Some called it a sad sight, others welcomed the additional help.
“We watched this fly over today. Wonderful but sad that it had to come to this to protect the good citizens,” one woman posted.
“It’s so sad that Huntington has come to this…I fear for myself, for my children and their children, and hell, even myself,” another read.
Others questioned its potential effectiveness.
“Yea I appreciate the effort as well, but you may want to show your authority on the ground not in the air. Sorry,” a man posted.
No one, however, denied there’s a big problem.
It’s part of an anti-drug plan announced Thursday by state and local officials to address the city’s deteriorating situation.
Gov. Jim Justice broke the news during a live television interview.
He said the guard will provide increased support to the Huntington Police Department.
That could include aerial surveillance and “boots on the ground,” according to his remarks in an interview with WSAZ in Huntington.
“That doesn’t mean a Humvee on every street corner,” he said.
“We can’t do that because the National Guard doesn’t get involved in law enforcement. But between the National Guard and the State Police, we’re going to stop it. That’s all there is to it.”
This new collaborative effort follows a week of violence that was extreme even by local standards, the Herald-Dispatch Newspaper reported.
“Although the city’s violent crime rate regularly hands above the national average, the past week has been much to process:
Five shootings, three dead, three wounded – all within four days, and walking distance apart.”
Thursday was especially notable with three shootings in less than three hours, according to the newspaper’s reporting.
So far there have been 19 confirmed homicides, with two additional pending, in 2017.
Not good news. Locally or even nationally.
Huntington now has the third-highest murder rate, per capita, nationally.
Baltimore is first, followed by St. Louis.
Below Huntington on the list are Cleveland and New Orleans at fourth and fifth place.
Neither city officials nor police dispute a link between the killings and drug activity.
Eleven of the 19 have been tied to drugs.
Much of the area’s drug trafficking is blamed on Detroit-based dealers and the people sent by them to sell heroin locally.
Mayor Steve Williams told Metro News Thursday he believes “a turf war between drug organizations” is behind the recent shootings.

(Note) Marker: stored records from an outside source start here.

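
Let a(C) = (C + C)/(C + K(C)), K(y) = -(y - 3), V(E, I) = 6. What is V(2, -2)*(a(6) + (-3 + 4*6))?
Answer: 150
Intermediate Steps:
K(y) = 3 - y (K(y) = -(-3 + y) = 3 - y)
a(C) = 2*C/3 (a(C) = (C + C)/(C + (3 - C)) = (2*C)/3 = (2*C)*(⅓) = 2*C/3)
V(2, -2)*(a(6) + (-3 + 4*6)) = 6*((⅔)*6 + (-3 + 4*6)) = 6*(4 + (-3 + 24)) = 6*(4 + 21) = 6*25 = 150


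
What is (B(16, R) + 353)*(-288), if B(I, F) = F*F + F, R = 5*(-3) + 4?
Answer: -133344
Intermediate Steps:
R = -11 (R = -15 + 4 = -11)
B(I, F) = F + F² (B(I, F) = F² + F = F + F²)
(B(16, R) + 353)*(-288) = (-11*(1 - 11) + 353)*(-288) = (-11*(-10) + 353)*(-288) = (110 + 353)*(-288) = 463*(-288) = -133344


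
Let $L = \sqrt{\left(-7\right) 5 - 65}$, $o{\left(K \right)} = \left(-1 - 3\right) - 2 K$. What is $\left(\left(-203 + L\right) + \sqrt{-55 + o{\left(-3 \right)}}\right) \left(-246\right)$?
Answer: $49938 - 2460 i - 246 i \sqrt{53} \approx 49938.0 - 4250.9 i$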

Maj. Gen. James Hoyer, Adjutant General, released a video statement Thursday confirming that the guard’s counter-narcotics support program was coming to town.

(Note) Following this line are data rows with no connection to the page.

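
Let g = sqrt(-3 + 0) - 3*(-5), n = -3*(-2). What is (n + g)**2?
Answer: (21 + I*sqrt(3))**2 ≈ 438.0 + 72.746*I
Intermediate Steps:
n = 6
g = 15 + I*sqrt(3) (g = sqrt(-3) + 15 = I*sqrt(3) + 15 = 15 + I*sqrt(3) ≈ 15.0 + 1.732*I)
(n + g)**2 = (6 + (15 + I*sqrt(3)))**2 = (21 + I*sqrt(3))**2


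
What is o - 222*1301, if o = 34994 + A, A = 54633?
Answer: -199195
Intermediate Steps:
o = 89627 (o = 34994 + 54633 = 89627)
o - 222*1301 = 89627 - 222*1301 = 89627 - 1*288822 = 89627 - 288822 = -199195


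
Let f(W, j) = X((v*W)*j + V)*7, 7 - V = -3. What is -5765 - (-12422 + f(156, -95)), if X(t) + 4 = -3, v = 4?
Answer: 6706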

The overall goal is to provide additional technical support, as well as some aviation assets to spot trouble spots.
This is aimed at helping police be on the streets and doing what they need to do there, he said.
The public response didn’t surprise David “Alligator Jackson” Williams, a well-known social blogger and author.

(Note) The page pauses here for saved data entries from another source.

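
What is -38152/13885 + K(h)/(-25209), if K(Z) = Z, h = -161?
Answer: -959538283/350026965 ≈ -2.7413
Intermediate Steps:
-38152/13885 + K(h)/(-25209) = -38152/13885 - 161/(-25209) = -38152*1/13885 - 161*(-1/25209) = -38152/13885 + 161/25209 = -959538283/350026965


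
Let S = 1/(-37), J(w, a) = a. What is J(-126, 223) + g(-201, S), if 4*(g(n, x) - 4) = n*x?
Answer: 33797/148 ≈ 228.36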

He’s spent more than a decade observing the growing drug problem, writing about it on his Facebook page and growing a grassroots base.
His Facebook page, Alligator Jackson’s Inside Huntington WV, has 18,665 followers.
Last week’s violence hit particularly close to home, when a next-door neighbor was shot.
More and more people know realize just how bad things are, he said.
Two people posted photos of the helicopters circling the downtown area.
For now, he’s taking a wait-and-see approach to the new effort.
“I think this whole thing is symbolic to show that government is behind us. And to also let the drug dealers know they are being watched now, more than ever,” he said.
Some people are “afraid the city will soon be close to being under marshall law, but we aren’t.”